Either way, matter is not personal. It cannot produce life and more importantly, conscious life, nor can it think, speak, or move. It is not human. Nor is it either male or female.

Whether matter is held to be eternally existing or spontaneously generated (Cosmic Egg/Big Bang) matters not since the common denominator of all materialist cosmogonies is metaphysical nihilism,

"... This position has been held by philosophers such as Parmenides, Buddha, Advaita Vedantins, and perhaps Kant (according to some interpretations of his transcendental idealism). Blob theory can also be considered very closely aligned with mereological nihilism (there are no parts and wholes). Obviously if metaphysical nihilism is correct, empirical reality is an illusion." (What is Metaphysical Nihilism? OpenTopia.com)

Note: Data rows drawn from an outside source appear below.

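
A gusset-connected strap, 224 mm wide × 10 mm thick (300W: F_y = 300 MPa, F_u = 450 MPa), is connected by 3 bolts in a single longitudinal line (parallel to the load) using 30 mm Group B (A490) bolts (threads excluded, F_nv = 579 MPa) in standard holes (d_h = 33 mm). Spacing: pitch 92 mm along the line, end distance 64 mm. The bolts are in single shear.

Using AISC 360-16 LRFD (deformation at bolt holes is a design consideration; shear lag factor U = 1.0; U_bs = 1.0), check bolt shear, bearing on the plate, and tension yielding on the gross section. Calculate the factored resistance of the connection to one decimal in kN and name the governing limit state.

Bolt shear: A_b = π(30)²/4 = 706.86 mm². φR_n = 0.75 × 579 × 706.86 × 3 × 1 = 920.9 kN.
Bearing (10 mm plate, F_u = 450 MPa): end bolts L_c = 64 − 33/2 = 47.5, R_n = min(1.2×47.5×10×450, 2.4×30×10×450) = 256.5 kN/bolt; interior L_c = 92 − 33 = 59, R_n = 318.6 kN/bolt. φR_n = 0.75 × (1×256.5 + 2×318.6) = 670.3 kN.
Tension yield (gross): A_g = 224×10 = 2240 mm². φR_n = 0.90 × 300 × 2240 = 604.8 kN.
Governing: min(920.9, 670.3, 604.8) = 604.8 kN → gross-section yield.

604.8 kN (gross-section yield governs)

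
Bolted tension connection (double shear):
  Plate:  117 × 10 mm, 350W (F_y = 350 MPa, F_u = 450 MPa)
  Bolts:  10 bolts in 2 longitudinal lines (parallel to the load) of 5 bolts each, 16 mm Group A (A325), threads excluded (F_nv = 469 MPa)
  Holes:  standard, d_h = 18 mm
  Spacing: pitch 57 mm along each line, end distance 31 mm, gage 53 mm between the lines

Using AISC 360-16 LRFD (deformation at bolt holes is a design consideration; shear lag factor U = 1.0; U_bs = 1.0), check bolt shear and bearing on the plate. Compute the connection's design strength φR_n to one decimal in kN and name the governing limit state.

1215.0 kN (bearing governs)

Bolt shear: A_b = π(16)²/4 = 201.06 mm². φR_n = 0.75 × 469 × 201.06 × 10 × 2 = 1414.5 kN.
Bearing (10 mm plate, F_u = 450 MPa): end bolts L_c = 31 − 18/2 = 22, R_n = min(1.2×22×10×450, 2.4×16×10×450) = 118.8 kN/bolt; interior L_c = 57 − 18 = 39, R_n = 172.8 kN/bolt. φR_n = 0.75 × (2×118.8 + 8×172.8) = 1215.0 kN.
Governing: min(1414.5, 1215.0) = 1215.0 kN → bearing.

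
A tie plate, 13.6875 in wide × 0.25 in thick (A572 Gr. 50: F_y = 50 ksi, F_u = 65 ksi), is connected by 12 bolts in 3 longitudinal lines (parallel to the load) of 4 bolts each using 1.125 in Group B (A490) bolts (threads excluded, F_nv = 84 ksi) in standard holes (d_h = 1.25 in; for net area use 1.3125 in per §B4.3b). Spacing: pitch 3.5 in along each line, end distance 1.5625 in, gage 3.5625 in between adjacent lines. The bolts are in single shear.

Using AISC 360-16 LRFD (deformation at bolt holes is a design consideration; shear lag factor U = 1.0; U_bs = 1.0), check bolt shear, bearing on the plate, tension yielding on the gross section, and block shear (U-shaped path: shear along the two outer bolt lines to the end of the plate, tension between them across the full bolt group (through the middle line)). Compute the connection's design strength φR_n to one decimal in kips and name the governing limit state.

154.0 kips (gross-section yield governs)

Bolt shear: A_b = π(1.125)²/4 = 0.99402 in². φR_n = 0.75 × 84 × 0.99402 × 12 × 1 = 751.5 kips.
Bearing (0.25 in plate, F_u = 65 ksi): end bolts L_c = 1.5625 − 1.25/2 = 0.9375, R_n = min(1.2×0.9375×0.25×65, 2.4×1.125×0.25×65) = 18.281 kips/bolt; interior L_c = 3.5 − 1.25 = 2.25, R_n = 43.875 kips/bolt. φR_n = 0.75 × (3×18.281 + 9×43.875) = 337.3 kips.
Tension yield (gross): A_g = 13.6875×0.25 = 3.4219 in². φR_n = 0.90 × 50 × 3.4219 = 154.0 kips.
Block shear: shear path 2×[1.5625+3×3.5] = 2×12.0625 in, A_gv = 6.0313, A_nv = 2×(12.0625 − 3.5×1.3125)×0.25 = 3.7344 in²; tension across gage: (7.125 − 2×1.3125)×0.25 = 1.125 in². R_n = min(0.6×65×3.7344, 0.6×50×6.0313) + 1.0×65×1.125 = min(145.64, 180.94) + 73.125 = 218.77 kips. φR_n = 0.75 × 218.77 = 164.1 kips.
Governing: min(751.5, 337.3, 154.0, 164.1) = 154.0 kips → gross-section yield.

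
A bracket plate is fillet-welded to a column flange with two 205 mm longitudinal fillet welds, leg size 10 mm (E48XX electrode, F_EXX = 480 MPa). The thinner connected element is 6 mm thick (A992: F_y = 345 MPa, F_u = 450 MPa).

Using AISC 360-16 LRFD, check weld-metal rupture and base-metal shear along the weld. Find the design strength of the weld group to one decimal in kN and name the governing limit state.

Weld metal: throat = 0.707×10 = 7.07 mm, L = 2×205 = 410 mm. φR_n = 0.75 × 0.6 × 480 × 7.07 × 410 = 626.1 kN.
Base metal shear (6 mm plate): yield φR_n = 1.0×0.6×345×6×410 = 509.2 kN; rupture φR_n = 0.75×0.6×450×6×410 = 498.2 kN; take 498.2 kN (rupture).
Governing: min(626.1, 498.2) = 498.2 kN → base-metal shear.

498.2 kN (base-metal shear governs)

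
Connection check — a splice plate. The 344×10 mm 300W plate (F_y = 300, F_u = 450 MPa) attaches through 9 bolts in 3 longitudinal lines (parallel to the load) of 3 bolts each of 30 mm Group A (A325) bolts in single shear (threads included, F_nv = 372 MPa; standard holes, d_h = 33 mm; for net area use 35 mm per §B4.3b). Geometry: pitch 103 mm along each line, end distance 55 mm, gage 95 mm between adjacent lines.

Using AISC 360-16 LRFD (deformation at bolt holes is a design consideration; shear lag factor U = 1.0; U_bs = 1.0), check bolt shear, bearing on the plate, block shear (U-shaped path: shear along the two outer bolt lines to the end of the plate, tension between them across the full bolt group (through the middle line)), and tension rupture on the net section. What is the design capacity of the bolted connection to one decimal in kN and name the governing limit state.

806.6 kN (net-section rupture governs)

Bolt shear: A_b = π(30)²/4 = 706.86 mm². φR_n = 0.75 × 372 × 706.86 × 9 × 1 = 1774.9 kN.
Bearing (10 mm plate, F_u = 450 MPa): end bolts L_c = 55 − 33/2 = 38.5, R_n = min(1.2×38.5×10×450, 2.4×30×10×450) = 207.9 kN/bolt; interior L_c = 103 − 33 = 70, R_n = 324 kN/bolt. φR_n = 0.75 × (3×207.9 + 6×324) = 1925.8 kN.
Block shear: shear path 2×[55+2×103] = 2×261 mm, A_gv = 5220, A_nv = 2×(261 − 2.5×35)×10 = 3470 mm²; tension across gage: (190 − 2×35)×10 = 1200 mm². R_n = min(0.6×450×3470, 0.6×300×5220) + 1.0×450×1200 = min(936.9, 939.6) + 540 = 1476.9 kN. φR_n = 0.75 × 1476.9 = 1107.7 kN.
Tension rupture (net): A_n = (344 − 3×35)×10 = 2390 mm² (U = 1.0, A_e = A_n). φR_n = 0.75 × 450 × 2390 = 806.6 kN.
Governing: min(1774.9, 1925.8, 1107.7, 806.6) = 806.6 kN → net-section rupture.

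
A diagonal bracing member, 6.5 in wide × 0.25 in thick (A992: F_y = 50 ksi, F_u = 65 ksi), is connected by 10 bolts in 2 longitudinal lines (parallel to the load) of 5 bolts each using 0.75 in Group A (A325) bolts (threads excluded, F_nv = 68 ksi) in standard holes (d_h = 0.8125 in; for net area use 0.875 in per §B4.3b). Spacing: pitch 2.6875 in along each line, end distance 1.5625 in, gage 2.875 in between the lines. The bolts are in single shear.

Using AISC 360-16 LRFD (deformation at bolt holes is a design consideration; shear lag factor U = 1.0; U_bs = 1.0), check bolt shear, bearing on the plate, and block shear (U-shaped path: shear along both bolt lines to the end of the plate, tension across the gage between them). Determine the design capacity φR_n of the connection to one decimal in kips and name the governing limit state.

146.9 kips (block shear governs)

Bolt shear: A_b = π(0.75)²/4 = 0.44179 in². φR_n = 0.75 × 68 × 0.44179 × 10 × 1 = 225.3 kips.
Bearing (0.25 in plate, F_u = 65 ksi): end bolts L_c = 1.5625 − 0.8125/2 = 1.15625, R_n = min(1.2×1.15625×0.25×65, 2.4×0.75×0.25×65) = 22.547 kips/bolt; interior L_c = 2.6875 − 0.8125 = 1.875, R_n = 29.25 kips/bolt. φR_n = 0.75 × (2×22.547 + 8×29.25) = 209.3 kips.
Block shear: shear path 2×[1.5625+4×2.6875] = 2×12.3125 in, A_gv = 6.1563, A_nv = 2×(12.3125 − 4.5×0.875)×0.25 = 4.1875 in²; tension across gage: (2.875 − 1×0.875)×0.25 = 0.5 in². R_n = min(0.6×65×4.1875, 0.6×50×6.1563) + 1.0×65×0.5 = min(163.31, 184.69) + 32.5 = 195.81 kips. φR_n = 0.75 × 195.81 = 146.9 kips.
Governing: min(225.3, 209.3, 146.9) = 146.9 kips → block shear.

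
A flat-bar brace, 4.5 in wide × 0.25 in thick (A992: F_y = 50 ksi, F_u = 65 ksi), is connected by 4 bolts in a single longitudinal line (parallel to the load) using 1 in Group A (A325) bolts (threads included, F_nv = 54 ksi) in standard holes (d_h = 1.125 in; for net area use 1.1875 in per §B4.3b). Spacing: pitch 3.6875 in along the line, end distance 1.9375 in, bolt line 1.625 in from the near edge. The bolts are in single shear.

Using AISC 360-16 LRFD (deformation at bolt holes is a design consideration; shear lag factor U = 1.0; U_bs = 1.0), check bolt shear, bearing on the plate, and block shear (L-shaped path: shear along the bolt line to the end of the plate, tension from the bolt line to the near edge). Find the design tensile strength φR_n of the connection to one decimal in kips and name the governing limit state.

77.2 kips (block shear governs)

Bolt shear: A_b = π(1)²/4 = 0.7854 in². φR_n = 0.75 × 54 × 0.7854 × 4 × 1 = 127.2 kips.
Bearing (0.25 in plate, F_u = 65 ksi): end bolts L_c = 1.9375 − 1.125/2 = 1.375, R_n = min(1.2×1.375×0.25×65, 2.4×1×0.25×65) = 26.813 kips/bolt; interior L_c = 3.6875 − 1.125 = 2.5625, R_n = 39 kips/bolt. φR_n = 0.75 × (1×26.813 + 3×39) = 107.9 kips.
Block shear: shear path 1×[1.9375+3×3.6875] = 1×13 in, A_gv = 3.25, A_nv = 1×(13 − 3.5×1.1875)×0.25 = 2.2109 in²; tension to near edge: (1.625 − 0.5×1.1875)×0.25 = 0.25781 in². R_n = min(0.6×65×2.2109, 0.6×50×3.25) + 1.0×65×0.25781 = min(86.225, 97.5) + 16.758 = 102.98 kips. φR_n = 0.75 × 102.98 = 77.2 kips.
Governing: min(127.2, 107.9, 77.2) = 77.2 kips → block shear.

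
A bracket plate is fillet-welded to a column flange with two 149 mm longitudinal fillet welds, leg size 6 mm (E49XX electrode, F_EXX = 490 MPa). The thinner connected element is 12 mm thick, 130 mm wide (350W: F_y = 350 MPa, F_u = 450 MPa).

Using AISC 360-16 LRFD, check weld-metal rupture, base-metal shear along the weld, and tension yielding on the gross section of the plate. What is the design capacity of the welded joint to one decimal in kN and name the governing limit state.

278.7 kN (weld metal governs)

Weld metal: throat = 0.707×6 = 4.242 mm, L = 2×149 = 298 mm. φR_n = 0.75 × 0.6 × 490 × 4.242 × 298 = 278.7 kN.
Base metal shear (12 mm plate): yield φR_n = 1.0×0.6×350×12×298 = 751.0 kN; rupture φR_n = 0.75×0.6×450×12×298 = 724.1 kN; take 724.1 kN (rupture).
Tension yield (gross): A_g = 130×12 = 1560 mm². φR_n = 0.90 × 350 × 1560 = 491.4 kN.
Governing: min(278.7, 724.1, 491.4) = 278.7 kN → weld metal.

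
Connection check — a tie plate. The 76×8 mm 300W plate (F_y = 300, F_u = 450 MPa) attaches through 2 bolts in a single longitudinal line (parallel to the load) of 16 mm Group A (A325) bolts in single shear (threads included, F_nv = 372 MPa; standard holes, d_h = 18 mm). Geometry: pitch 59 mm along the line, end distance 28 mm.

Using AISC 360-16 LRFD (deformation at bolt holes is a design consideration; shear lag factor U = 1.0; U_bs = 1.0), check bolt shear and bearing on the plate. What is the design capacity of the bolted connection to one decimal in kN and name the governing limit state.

112.2 kN (bolt shear governs)

Bolt shear: A_b = π(16)²/4 = 201.06 mm². φR_n = 0.75 × 372 × 201.06 × 2 × 1 = 112.2 kN.
Bearing (8 mm plate, F_u = 450 MPa): end bolts L_c = 28 − 18/2 = 19, R_n = min(1.2×19×8×450, 2.4×16×8×450) = 82.08 kN/bolt; interior L_c = 59 − 18 = 41, R_n = 138.24 kN/bolt. φR_n = 0.75 × (1×82.08 + 1×138.24) = 165.2 kN.
Governing: min(112.2, 165.2) = 112.2 kN → bolt shear.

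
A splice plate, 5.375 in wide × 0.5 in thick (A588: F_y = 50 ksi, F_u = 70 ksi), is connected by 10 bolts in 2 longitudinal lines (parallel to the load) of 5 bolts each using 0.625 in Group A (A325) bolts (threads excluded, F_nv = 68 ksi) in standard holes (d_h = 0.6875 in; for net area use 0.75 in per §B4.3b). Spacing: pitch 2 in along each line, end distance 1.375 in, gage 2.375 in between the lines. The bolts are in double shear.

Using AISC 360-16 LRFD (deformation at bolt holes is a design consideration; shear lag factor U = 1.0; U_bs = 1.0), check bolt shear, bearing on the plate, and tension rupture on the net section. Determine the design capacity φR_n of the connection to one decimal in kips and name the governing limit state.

101.7 kips (net-section rupture governs)

Bolt shear: A_b = π(0.625)²/4 = 0.3068 in². φR_n = 0.75 × 68 × 0.3068 × 10 × 2 = 312.9 kips.
Bearing (0.5 in plate, F_u = 70 ksi): end bolts L_c = 1.375 − 0.6875/2 = 1.03125, R_n = min(1.2×1.03125×0.5×70, 2.4×0.625×0.5×70) = 43.313 kips/bolt; interior L_c = 2 − 0.6875 = 1.3125, R_n = 52.5 kips/bolt. φR_n = 0.75 × (2×43.313 + 8×52.5) = 380.0 kips.
Tension rupture (net): A_n = (5.375 − 2×0.75)×0.5 = 1.9375 in² (U = 1.0, A_e = A_n). φR_n = 0.75 × 70 × 1.9375 = 101.7 kips.
Governing: min(312.9, 380.0, 101.7) = 101.7 kips → net-section rupture.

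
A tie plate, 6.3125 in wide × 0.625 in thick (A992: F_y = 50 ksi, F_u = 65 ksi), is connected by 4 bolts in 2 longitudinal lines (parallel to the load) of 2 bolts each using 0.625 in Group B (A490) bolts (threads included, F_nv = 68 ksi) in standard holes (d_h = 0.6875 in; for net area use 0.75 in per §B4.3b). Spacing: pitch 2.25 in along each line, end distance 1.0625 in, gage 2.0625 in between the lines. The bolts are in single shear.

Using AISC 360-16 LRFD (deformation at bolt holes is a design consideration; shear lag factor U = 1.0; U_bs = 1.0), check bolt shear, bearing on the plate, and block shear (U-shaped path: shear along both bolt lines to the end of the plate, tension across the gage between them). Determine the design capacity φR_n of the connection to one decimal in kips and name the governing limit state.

Bolt shear: A_b = π(0.625)²/4 = 0.3068 in². φR_n = 0.75 × 68 × 0.3068 × 4 × 1 = 62.6 kips.
Bearing (0.625 in plate, F_u = 65 ksi): end bolts L_c = 1.0625 − 0.6875/2 = 0.71875, R_n = min(1.2×0.71875×0.625×65, 2.4×0.625×0.625×65) = 35.039 kips/bolt; interior L_c = 2.25 − 0.6875 = 1.5625, R_n = 60.938 kips/bolt. φR_n = 0.75 × (2×35.039 + 2×60.938) = 144.0 kips.
Block shear: shear path 2×[1.0625+1×2.25] = 2×3.3125 in, A_gv = 4.1406, A_nv = 2×(3.3125 − 1.5×0.75)×0.625 = 2.7344 in²; tension across gage: (2.0625 − 1×0.75)×0.625 = 0.82031 in². R_n = min(0.6×65×2.7344, 0.6×50×4.1406) + 1.0×65×0.82031 = min(106.64, 124.22) + 53.32 = 159.96 kips. φR_n = 0.75 × 159.96 = 120.0 kips.
Governing: min(62.6, 144.0, 120.0) = 62.6 kips → bolt shear.

62.6 kips (bolt shear governs)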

For fifteen hundred years, Christendom and then later Protestant America had followed St. Augustine (AD 354-430) in affirming that as all men are the spiritual image-bearers of the transcendent Triune God then it logically follows that each person is a trinity of being — of soul, spirit, and body.

But for over two hundred years, ancient anti-human evolutionary cosmogonies, philosophies and dogmas have been working their way through our culture, embedding themselves, often unconsciously, within our psyches, causing us to believe that we are less than nothing: chimp-pig hybrids, robots, apes, etc.

Ideas have consequences, meaning that the triumph of antihuman metaphysical nihilism means spiritual, moral, and intellectual suicide---the fate foreseen by Plato so long ago.